We’ve all had friends who exerted unhealthy influence over us. They were charismatic and had qualities we wanted to emulate, but in the exuberance of growth we also idealized them for a time and didn’t want to accept that they too were just fragile, finite people with foibles, not all-purpose role models. And so we had to set grown-up boundaries rather than follow our friend into something self-destructive. Yes, your buddy was totally right all along about your ex-girlfriend, and yes, you should work less and invest more in enjoying life. You can learn a lot from him. But no, he’s dead wrong when he harangues you, “Dude, you have got to date a stripper at least once in your life!” You really do have a lot to learn from your friend, but he is not an oracle. Boundaries.
I’ve reached that point with GORUCK’s MACV-1 boots. I wanted them to be my Boots to End All Boots. And they really did expand my mind beyond just my reliable, elephantine, 5-pound pair of Bundeswehr clompers. The MACV-1s are nimble, minimal, quick-drying, good-looking, and they feel light as a pair of socks.

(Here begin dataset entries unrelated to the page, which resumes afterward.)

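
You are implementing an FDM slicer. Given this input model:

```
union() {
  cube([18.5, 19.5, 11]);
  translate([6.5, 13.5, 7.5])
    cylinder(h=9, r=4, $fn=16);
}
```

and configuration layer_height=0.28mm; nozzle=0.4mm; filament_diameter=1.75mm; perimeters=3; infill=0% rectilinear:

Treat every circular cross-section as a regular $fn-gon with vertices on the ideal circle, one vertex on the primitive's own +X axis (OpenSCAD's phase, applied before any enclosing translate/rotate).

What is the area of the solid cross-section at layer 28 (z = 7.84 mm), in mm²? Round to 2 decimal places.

360.75 mm²

At z = 7.84 mm: the cube (footprint 18.5×19.5) is included at this height (area 360.75 mm²); the r=4 cylinder at (6.5, 13.5) gives a regular 16-gon of circumradius 4 (constant along its height) (area = (16/2)·4.000²·sin(360°/16) = 48.98 mm²); Combining (union): the r=4 cylinder at (6.5, 13.5) lies entirely inside the 18.5×19.5 cube, so the union is just the 18.5×19.5 cube — area = 360.75 mm². Overall, the cross-section is a single solid region. Net area = 360.75 mm².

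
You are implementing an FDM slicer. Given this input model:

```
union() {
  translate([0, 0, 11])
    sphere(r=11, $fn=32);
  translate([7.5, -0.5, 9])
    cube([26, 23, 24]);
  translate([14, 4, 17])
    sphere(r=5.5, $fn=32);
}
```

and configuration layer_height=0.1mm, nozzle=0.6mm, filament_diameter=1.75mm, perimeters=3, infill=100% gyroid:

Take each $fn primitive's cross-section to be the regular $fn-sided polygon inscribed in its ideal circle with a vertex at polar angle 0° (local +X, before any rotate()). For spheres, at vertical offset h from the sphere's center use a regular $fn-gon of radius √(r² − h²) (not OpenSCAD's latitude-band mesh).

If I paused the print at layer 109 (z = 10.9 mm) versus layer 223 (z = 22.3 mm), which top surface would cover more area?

layer 109 (z = 10.9 mm)

Layer 109 (z = 10.9): the sphere: section is a regular 32-gon, circumradius = √(r²−h²) = √(11²−0.1²) = 11.000 (area = (32/2)·11.000²·sin(360°/32) = 377.66 mm²); the cube at (7.5, -0.5) (footprint 26×23) is included at this height (area 598.00 mm²); the sphere at (14, 4) is absent (|z−center|=6.100 > r=5.5); Merging all regions: the regions partially overlap — summed areas 975.66 mm² minus the doubly-counted overlap 20.89 mm² gives 954.77 mm² — area = 954.77 mm². So its area = 954.77 mm². Layer 223 (z = 22.3): the sphere does not reach this height (|z−center|=11.300 > r=11); the 26×23 cube at (7.5, -0.5) contributes its full rectangle (area 598.00 mm²); the r=5.5 sphere at (14, 4) contributes a regular 32-gon of circumradius √(5.5²−5.3²) = 1.470 (area = (32/2)·1.470²·sin(360°/32) = 6.74 mm²); Combining (union): the r=5.5 sphere at (14, 4) lies entirely inside the 26×23 cube at (7.5, -0.5), so the union is just the 26×23 cube at (7.5, -0.5) — area = 598.00 mm². So its area = 598.00 mm². Layer 109 is larger (954.77 vs 598.00 mm²).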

So I didn’t want to acknowledge that whenever I wear them to go down hills, I slip and fall. The first time seemed like an anomaly: I was going down a steep, washed out, crooked defile and it was just bad fortune, I supposed, that the first time I wore the new boots there, my foot slid from under me and I dropped into the gully on top of an anthill. But it kept happening. Every single time I hiked downhill, even on a pretty tame surface that didn’t warrant a second thought with other boots, I’d step on some gravel or mud and go down hard.
I tried ameliorating the problem with smaller steps, different balance, or fuller foot contact. But then SWOOSH! I’d slip again.
No more. I’ve been in a classic cognitive dissonance trap—high hopes, with a lot already invested, and I’ve denied mounting evidence that if I stubbornly continue wearing the MACV-1s in the hills, I could pop my knee like a chicken joint.
They’re still great for pavement and flat, hard dirt paths, but I’ll never again put 100# on my back and roll the dice with these going down a hill. Unfortunately, they are a no-go for the GORUCK Heavy.